Example problem: (I dont have the link as this problem only exists in my school's private judge)
We have an array of n positive intergers and we need to group them into k segments such that each element of the array is in a segment and that all elements in a segment are contigous. The cost of a segment is the sum of the numbers in the segment squared.
We need to minimize the total cost of all the segments.
Example 1, we have n=5 and k=3. Where the array is [1,2,3,4,5]. The optimal answer is by grouping (1+2+3) , (4) and (5) into different segments. The total cost is 6^2 + 4^2 + 5^2 =77.
Example 2, we have n=4, k=2. Where the array is [1,1000000,3,4]. The optimal answer is by grouping (1,1000000) and (3,4) into different segments. The total cost is 1000001^2+7^2=10000200050
Now I asked some people and they said this can be solved by doing the lagrange (or aliens) speedup trick. We shall define a cost C. Then do a convex hull trick where we try to minimize the value of all our segments but we also add C to our cost whenever we make a new segment. Now, if C is INF, then we will only have 1 segment, while if C is 0 we will have n segments. So people claim that we can binary search on C to find some C where there will be K segments existing.

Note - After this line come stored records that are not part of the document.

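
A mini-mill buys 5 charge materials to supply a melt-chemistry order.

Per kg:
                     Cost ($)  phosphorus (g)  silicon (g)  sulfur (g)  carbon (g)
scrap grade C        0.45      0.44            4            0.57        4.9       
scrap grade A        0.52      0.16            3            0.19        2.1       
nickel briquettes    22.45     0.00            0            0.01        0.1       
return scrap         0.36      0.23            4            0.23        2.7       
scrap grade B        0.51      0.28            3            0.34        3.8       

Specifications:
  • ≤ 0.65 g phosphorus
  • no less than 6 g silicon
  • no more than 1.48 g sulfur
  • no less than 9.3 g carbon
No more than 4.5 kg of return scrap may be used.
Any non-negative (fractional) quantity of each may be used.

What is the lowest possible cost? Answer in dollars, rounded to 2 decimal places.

$108.62

Set it up as a linear program. Let x1 = kg of scrap grade C, x2 = kg of scrap grade A, x3 = kg of nickel briquettes, x4 = kg of return scrap, x5 = kg of scrap grade B.
Minimise 0.45x1 + 0.52x2 + 22.45x3 + 0.36x4 + 0.51x5 subject to:
  0.44x1 + 0.16x2 + 0.23x4 + 0.28x5 ≤ 0.65   (phosphorus)
  4x1 + 3x2 + 4x4 + 3x5 ≥ 6   (silicon)
  0.57x1 + 0.19x2 + 0.01x3 + 0.23x4 + 0.34x5 ≤ 1.48   (sulfur)
  4.9x1 + 2.1x2 + 0.1x3 + 2.7x4 + 3.8x5 ≥ 9.3   (carbon)
  x4 ≤ 4.5
  x1, x2, x3, x4, x5 ≥ 0.
The cheapest feasible vertex uses only nickel briquettes, scrap grade B; scrap grade C, scrap grade A, return scrap are not used. There the phosphorus and carbon constraints are tight.
That vertex is x3 = 4.7857, x5 = 2.3214.
Objective = 22.45·4.7857 + 0.51·2.3214 = 108.6229.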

This allowed me to AC the problem, but my solution was not always correct as the test cases were weak. I thought of this test case: n=4, k=3. Where is array is [1,1,1,1] Now, when C is 2, we get 4 segments. But when C is 3, we get 2 segments only. Therefore when I ran my code against this case my code printed 8, even though the answer was (1+1)^2+1^2+1^2=6.
So I think I need someway to iterpolate the lagrange speedup trick. Anyone can help? My code is here.
For my code, the input format is:
n k
a1 a2 a3 a3... an
Where ai is the ith element in the array.